If the Chinese army is actually helping North East rebel groups, the theatre of conflict can very well expand to the North East region where Arunachal Pradesh or several parts of it are claimed by China.
With both China and India showing no intention to budge from their respective positions since the Galwan clash, the rivalry between the two countries is fast taking the form of sworn enmity.
Any border skirmish at this point of time can lead to a full scale war.
Bhutan will be the first casualty and it can spread to Tibet, Ladakh, Arunachal Pradesh, the whole North East and the neighbouring provinces of China.
People of these regions have nothing to do with the rivalry or enmity between Beijing and New Delhi.

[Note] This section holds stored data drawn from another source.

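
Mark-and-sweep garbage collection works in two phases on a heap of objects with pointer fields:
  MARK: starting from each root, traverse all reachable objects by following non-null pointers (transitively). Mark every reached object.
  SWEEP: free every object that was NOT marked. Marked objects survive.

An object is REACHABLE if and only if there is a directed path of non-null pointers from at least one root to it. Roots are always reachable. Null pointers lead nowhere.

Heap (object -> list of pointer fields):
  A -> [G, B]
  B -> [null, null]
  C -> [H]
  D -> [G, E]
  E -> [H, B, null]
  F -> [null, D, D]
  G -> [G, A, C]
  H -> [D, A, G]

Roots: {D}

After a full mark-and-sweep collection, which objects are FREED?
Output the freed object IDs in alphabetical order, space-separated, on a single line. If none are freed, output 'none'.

Answer: F

Derivation:
Roots: D
Mark D: refs=G E, marked=D
Mark G: refs=G A C, marked=D G
Mark E: refs=H B null, marked=D E G
Mark A: refs=G B, marked=A D E G
Mark C: refs=H, marked=A C D E G
Mark H: refs=D A G, marked=A C D E G H
Mark B: refs=null null, marked=A B C D E G H
Unmarked (collected): F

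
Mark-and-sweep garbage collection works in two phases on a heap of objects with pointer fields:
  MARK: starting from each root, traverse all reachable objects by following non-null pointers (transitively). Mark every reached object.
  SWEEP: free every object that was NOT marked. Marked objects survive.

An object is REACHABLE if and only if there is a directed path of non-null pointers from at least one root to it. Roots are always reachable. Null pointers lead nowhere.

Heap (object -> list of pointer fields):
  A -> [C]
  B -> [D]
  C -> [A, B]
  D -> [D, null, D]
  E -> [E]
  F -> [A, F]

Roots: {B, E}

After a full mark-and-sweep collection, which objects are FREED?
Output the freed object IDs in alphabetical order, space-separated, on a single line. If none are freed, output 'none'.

Answer: A C F

Derivation:
Roots: B E
Mark B: refs=D, marked=B
Mark E: refs=E, marked=B E
Mark D: refs=D null D, marked=B D E
Unmarked (collected): A C F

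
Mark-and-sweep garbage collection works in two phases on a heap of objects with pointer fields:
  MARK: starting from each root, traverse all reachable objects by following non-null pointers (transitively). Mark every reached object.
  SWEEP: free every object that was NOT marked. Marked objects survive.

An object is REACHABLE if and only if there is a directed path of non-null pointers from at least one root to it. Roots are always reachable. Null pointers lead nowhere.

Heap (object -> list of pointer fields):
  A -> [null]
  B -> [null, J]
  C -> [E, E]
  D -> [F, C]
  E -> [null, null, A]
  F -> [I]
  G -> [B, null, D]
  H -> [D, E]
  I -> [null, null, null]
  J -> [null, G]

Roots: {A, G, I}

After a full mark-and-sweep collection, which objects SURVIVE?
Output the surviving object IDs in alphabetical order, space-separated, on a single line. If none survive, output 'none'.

Answer: A B C D E F G I J

Derivation:
Roots: A G I
Mark A: refs=null, marked=A
Mark G: refs=B null D, marked=A G
Mark I: refs=null null null, marked=A G I
Mark B: refs=null J, marked=A B G I
Mark D: refs=F C, marked=A B D G I
Mark J: refs=null G, marked=A B D G I J
Mark F: refs=I, marked=A B D F G I J
Mark C: refs=E E, marked=A B C D F G I J
Mark E: refs=null null A, marked=A B C D E F G I J
Unmarked (collected): H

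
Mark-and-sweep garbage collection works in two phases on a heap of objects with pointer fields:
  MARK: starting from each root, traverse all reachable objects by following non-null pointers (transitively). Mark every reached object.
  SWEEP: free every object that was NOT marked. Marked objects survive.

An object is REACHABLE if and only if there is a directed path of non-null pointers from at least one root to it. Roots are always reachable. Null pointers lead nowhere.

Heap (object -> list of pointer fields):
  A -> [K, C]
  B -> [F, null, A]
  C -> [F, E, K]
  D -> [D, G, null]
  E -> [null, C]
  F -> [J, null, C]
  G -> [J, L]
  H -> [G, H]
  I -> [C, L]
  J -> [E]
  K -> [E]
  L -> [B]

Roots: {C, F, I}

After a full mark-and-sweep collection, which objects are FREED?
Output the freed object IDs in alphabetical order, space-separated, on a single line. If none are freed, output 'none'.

Roots: C F I
Mark C: refs=F E K, marked=C
Mark F: refs=J null C, marked=C F
Mark I: refs=C L, marked=C F I
Mark E: refs=null C, marked=C E F I
Mark K: refs=E, marked=C E F I K
Mark J: refs=E, marked=C E F I J K
Mark L: refs=B, marked=C E F I J K L
Mark B: refs=F null A, marked=B C E F I J K L
Mark A: refs=K C, marked=A B C E F I J K L
Unmarked (collected): D G H

Answer: D G H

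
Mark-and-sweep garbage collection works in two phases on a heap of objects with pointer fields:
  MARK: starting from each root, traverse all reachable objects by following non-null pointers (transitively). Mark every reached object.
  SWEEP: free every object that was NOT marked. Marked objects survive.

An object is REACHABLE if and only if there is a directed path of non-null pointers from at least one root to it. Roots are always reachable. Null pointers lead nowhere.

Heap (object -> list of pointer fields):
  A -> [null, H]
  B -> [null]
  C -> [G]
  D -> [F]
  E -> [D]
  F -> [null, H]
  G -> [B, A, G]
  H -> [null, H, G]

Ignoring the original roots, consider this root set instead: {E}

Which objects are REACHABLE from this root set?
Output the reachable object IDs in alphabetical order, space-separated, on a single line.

Roots: E
Mark E: refs=D, marked=E
Mark D: refs=F, marked=D E
Mark F: refs=null H, marked=D E F
Mark H: refs=null H G, marked=D E F H
Mark G: refs=B A G, marked=D E F G H
Mark B: refs=null, marked=B D E F G H
Mark A: refs=null H, marked=A B D E F G H
Unmarked (collected): C

Answer: A B D E F G H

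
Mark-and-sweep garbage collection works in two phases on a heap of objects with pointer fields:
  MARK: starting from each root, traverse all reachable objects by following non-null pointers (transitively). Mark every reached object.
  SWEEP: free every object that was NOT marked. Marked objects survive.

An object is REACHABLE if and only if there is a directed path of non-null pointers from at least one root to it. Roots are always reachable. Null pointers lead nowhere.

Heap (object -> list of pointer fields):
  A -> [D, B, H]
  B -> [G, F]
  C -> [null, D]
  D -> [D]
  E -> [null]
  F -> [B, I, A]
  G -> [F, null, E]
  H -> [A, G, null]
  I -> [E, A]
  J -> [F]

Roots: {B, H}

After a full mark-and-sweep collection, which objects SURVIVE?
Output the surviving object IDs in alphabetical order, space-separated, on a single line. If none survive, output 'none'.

Roots: B H
Mark B: refs=G F, marked=B
Mark H: refs=A G null, marked=B H
Mark G: refs=F null E, marked=B G H
Mark F: refs=B I A, marked=B F G H
Mark A: refs=D B H, marked=A B F G H
Mark E: refs=null, marked=A B E F G H
Mark I: refs=E A, marked=A B E F G H I
Mark D: refs=D, marked=A B D E F G H I
Unmarked (collected): C J

Answer: A B D E F G H I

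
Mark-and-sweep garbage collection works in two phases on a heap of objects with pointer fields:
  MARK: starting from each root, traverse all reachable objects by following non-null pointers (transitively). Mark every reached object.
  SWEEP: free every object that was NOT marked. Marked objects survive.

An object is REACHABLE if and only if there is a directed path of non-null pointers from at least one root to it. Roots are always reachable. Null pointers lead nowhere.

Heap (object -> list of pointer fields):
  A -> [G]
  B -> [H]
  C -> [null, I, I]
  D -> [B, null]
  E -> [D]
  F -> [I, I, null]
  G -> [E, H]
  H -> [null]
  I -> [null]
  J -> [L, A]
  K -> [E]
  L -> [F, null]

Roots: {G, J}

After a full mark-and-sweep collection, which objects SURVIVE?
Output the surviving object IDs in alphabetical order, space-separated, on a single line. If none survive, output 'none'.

Answer: A B D E F G H I J L

Derivation:
Roots: G J
Mark G: refs=E H, marked=G
Mark J: refs=L A, marked=G J
Mark E: refs=D, marked=E G J
Mark H: refs=null, marked=E G H J
Mark L: refs=F null, marked=E G H J L
Mark A: refs=G, marked=A E G H J L
Mark D: refs=B null, marked=A D E G H J L
Mark F: refs=I I null, marked=A D E F G H J L
Mark B: refs=H, marked=A B D E F G H J L
Mark I: refs=null, marked=A B D E F G H I J L
Unmarked (collected): C K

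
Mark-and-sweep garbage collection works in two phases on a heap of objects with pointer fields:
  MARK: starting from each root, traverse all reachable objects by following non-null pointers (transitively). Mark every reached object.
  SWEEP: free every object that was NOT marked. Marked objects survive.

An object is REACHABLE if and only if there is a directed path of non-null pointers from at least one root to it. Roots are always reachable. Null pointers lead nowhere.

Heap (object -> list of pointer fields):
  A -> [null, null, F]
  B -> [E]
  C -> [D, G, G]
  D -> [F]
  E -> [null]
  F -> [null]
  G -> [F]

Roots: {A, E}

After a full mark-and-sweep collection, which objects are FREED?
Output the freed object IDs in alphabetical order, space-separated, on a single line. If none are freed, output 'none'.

Roots: A E
Mark A: refs=null null F, marked=A
Mark E: refs=null, marked=A E
Mark F: refs=null, marked=A E F
Unmarked (collected): B C D G

Answer: B C D G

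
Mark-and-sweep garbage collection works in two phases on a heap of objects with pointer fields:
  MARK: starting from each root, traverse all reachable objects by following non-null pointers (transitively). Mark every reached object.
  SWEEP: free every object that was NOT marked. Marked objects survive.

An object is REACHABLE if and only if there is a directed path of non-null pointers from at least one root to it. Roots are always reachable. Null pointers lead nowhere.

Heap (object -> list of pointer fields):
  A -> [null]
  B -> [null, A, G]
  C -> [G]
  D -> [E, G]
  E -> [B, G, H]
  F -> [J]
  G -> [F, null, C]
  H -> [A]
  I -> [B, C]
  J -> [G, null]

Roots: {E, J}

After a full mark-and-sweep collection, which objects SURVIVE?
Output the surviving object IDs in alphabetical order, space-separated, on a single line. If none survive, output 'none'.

Answer: A B C E F G H J

Derivation:
Roots: E J
Mark E: refs=B G H, marked=E
Mark J: refs=G null, marked=E J
Mark B: refs=null A G, marked=B E J
Mark G: refs=F null C, marked=B E G J
Mark H: refs=A, marked=B E G H J
Mark A: refs=null, marked=A B E G H J
Mark F: refs=J, marked=A B E F G H J
Mark C: refs=G, marked=A B C E F G H J
Unmarked (collected): D I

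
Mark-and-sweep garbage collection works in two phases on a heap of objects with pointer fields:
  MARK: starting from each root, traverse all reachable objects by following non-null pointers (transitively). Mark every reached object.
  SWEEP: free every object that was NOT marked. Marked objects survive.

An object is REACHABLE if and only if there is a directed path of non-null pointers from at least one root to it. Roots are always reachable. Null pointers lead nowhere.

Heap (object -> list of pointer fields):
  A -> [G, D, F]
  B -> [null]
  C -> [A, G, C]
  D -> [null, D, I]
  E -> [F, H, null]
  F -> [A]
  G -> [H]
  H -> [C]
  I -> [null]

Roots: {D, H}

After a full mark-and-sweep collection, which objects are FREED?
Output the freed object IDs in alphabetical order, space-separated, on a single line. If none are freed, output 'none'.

Roots: D H
Mark D: refs=null D I, marked=D
Mark H: refs=C, marked=D H
Mark I: refs=null, marked=D H I
Mark C: refs=A G C, marked=C D H I
Mark A: refs=G D F, marked=A C D H I
Mark G: refs=H, marked=A C D G H I
Mark F: refs=A, marked=A C D F G H I
Unmarked (collected): B E

Answer: B E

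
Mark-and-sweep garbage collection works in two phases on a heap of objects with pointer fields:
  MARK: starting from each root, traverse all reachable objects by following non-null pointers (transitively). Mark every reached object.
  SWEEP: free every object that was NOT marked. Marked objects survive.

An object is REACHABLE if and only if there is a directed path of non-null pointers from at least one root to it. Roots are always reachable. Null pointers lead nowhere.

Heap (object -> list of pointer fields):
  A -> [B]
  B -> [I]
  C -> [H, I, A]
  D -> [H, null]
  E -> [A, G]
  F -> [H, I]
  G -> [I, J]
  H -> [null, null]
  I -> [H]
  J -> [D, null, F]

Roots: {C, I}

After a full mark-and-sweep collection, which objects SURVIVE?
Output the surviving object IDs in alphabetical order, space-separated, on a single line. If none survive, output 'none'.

Roots: C I
Mark C: refs=H I A, marked=C
Mark I: refs=H, marked=C I
Mark H: refs=null null, marked=C H I
Mark A: refs=B, marked=A C H I
Mark B: refs=I, marked=A B C H I
Unmarked (collected): D E F G J

Answer: A B C H I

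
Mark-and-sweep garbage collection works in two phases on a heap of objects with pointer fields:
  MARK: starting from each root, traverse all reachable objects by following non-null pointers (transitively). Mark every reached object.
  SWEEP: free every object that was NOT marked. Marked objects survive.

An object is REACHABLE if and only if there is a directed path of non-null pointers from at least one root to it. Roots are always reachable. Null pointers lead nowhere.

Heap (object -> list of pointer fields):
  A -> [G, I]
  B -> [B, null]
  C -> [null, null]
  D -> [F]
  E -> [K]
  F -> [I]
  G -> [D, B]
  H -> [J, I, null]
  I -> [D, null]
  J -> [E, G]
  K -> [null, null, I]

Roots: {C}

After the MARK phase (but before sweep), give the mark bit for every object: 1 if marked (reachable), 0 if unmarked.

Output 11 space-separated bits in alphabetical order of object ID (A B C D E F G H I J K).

Answer: 0 0 1 0 0 0 0 0 0 0 0

Derivation:
Roots: C
Mark C: refs=null null, marked=C
Unmarked (collected): A B D E F G H I J K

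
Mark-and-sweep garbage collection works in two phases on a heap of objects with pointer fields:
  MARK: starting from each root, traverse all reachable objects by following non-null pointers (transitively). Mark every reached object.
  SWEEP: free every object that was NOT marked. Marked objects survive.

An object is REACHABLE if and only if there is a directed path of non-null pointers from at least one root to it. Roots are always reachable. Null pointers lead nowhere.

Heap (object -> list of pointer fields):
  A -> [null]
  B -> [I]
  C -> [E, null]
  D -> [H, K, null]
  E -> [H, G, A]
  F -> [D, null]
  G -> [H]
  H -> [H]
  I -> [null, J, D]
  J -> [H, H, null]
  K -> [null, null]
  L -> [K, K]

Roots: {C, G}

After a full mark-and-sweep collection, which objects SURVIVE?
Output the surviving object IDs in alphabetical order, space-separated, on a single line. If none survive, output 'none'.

Answer: A C E G H

Derivation:
Roots: C G
Mark C: refs=E null, marked=C
Mark G: refs=H, marked=C G
Mark E: refs=H G A, marked=C E G
Mark H: refs=H, marked=C E G H
Mark A: refs=null, marked=A C E G H
Unmarked (collected): B D F I J K L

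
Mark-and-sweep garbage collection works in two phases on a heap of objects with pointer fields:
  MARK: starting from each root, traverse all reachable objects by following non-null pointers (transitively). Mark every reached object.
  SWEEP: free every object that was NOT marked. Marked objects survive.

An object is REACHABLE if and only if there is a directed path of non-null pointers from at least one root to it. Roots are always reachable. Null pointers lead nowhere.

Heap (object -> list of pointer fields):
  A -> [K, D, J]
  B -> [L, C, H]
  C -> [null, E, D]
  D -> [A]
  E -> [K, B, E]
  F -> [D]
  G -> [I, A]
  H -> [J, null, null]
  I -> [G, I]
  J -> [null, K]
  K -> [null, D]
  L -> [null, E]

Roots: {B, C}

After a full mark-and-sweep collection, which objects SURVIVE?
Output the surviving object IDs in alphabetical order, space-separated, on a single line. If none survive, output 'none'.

Roots: B C
Mark B: refs=L C H, marked=B
Mark C: refs=null E D, marked=B C
Mark L: refs=null E, marked=B C L
Mark H: refs=J null null, marked=B C H L
Mark E: refs=K B E, marked=B C E H L
Mark D: refs=A, marked=B C D E H L
Mark J: refs=null K, marked=B C D E H J L
Mark K: refs=null D, marked=B C D E H J K L
Mark A: refs=K D J, marked=A B C D E H J K L
Unmarked (collected): F G I

Answer: A B C D E H J K L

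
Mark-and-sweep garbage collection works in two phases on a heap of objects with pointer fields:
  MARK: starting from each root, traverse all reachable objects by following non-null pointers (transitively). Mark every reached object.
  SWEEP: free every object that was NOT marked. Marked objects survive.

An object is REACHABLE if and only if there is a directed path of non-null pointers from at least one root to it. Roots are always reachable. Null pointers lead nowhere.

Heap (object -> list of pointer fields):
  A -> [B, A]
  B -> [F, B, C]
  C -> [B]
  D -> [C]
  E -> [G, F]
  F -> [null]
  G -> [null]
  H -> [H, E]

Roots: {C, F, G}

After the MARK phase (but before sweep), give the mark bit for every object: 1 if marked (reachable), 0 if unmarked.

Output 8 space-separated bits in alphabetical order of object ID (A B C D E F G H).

Answer: 0 1 1 0 0 1 1 0

Derivation:
Roots: C F G
Mark C: refs=B, marked=C
Mark F: refs=null, marked=C F
Mark G: refs=null, marked=C F G
Mark B: refs=F B C, marked=B C F G
Unmarked (collected): A D E H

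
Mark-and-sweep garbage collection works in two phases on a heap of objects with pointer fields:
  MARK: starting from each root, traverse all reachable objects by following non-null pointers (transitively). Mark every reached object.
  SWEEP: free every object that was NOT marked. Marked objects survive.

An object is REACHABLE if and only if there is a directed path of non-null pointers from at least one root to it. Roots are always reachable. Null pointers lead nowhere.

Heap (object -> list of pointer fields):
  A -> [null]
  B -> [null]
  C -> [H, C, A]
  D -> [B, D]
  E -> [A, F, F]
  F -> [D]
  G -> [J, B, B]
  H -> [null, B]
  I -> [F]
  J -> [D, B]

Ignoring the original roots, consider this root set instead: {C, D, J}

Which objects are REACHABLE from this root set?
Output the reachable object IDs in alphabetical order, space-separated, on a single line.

Answer: A B C D H J

Derivation:
Roots: C D J
Mark C: refs=H C A, marked=C
Mark D: refs=B D, marked=C D
Mark J: refs=D B, marked=C D J
Mark H: refs=null B, marked=C D H J
Mark A: refs=null, marked=A C D H J
Mark B: refs=null, marked=A B C D H J
Unmarked (collected): E F G I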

Yet, they are the ones who would suffer the biggest casualty in the event of a war.
Manipur has had a fair experience of the collateral damages done to her when imperial powers fought against each other on her soil during the Second World War.
But war can never be a solution to any problem in this age of nuclear weaponry.
If at all, a war breaks out, it may not be confined to a single front.
Even a war of limited period will do great harm to the economies of both the countries, particularly in the backdrop of the COVID-19 pandemic.
Border disputes are there everywhere across the world, between every two neighbouring countries.
It would be sheer political immaturity if such disputes are allowed to spark any full scale war.
Both China and India need to shed all hawkish policies, cast away domineering postures and adopt a win-win strategy of reconciliation.
We don't think there would be any winner in the event of a war.
In case, there is a war between India and China, it will not be confined to the two neighbours alone.
Rather, it has all the potential to spark a regional or continental war.
So the global community and international bodies must intervene wherever possible and no efforts to bring peace must be spared.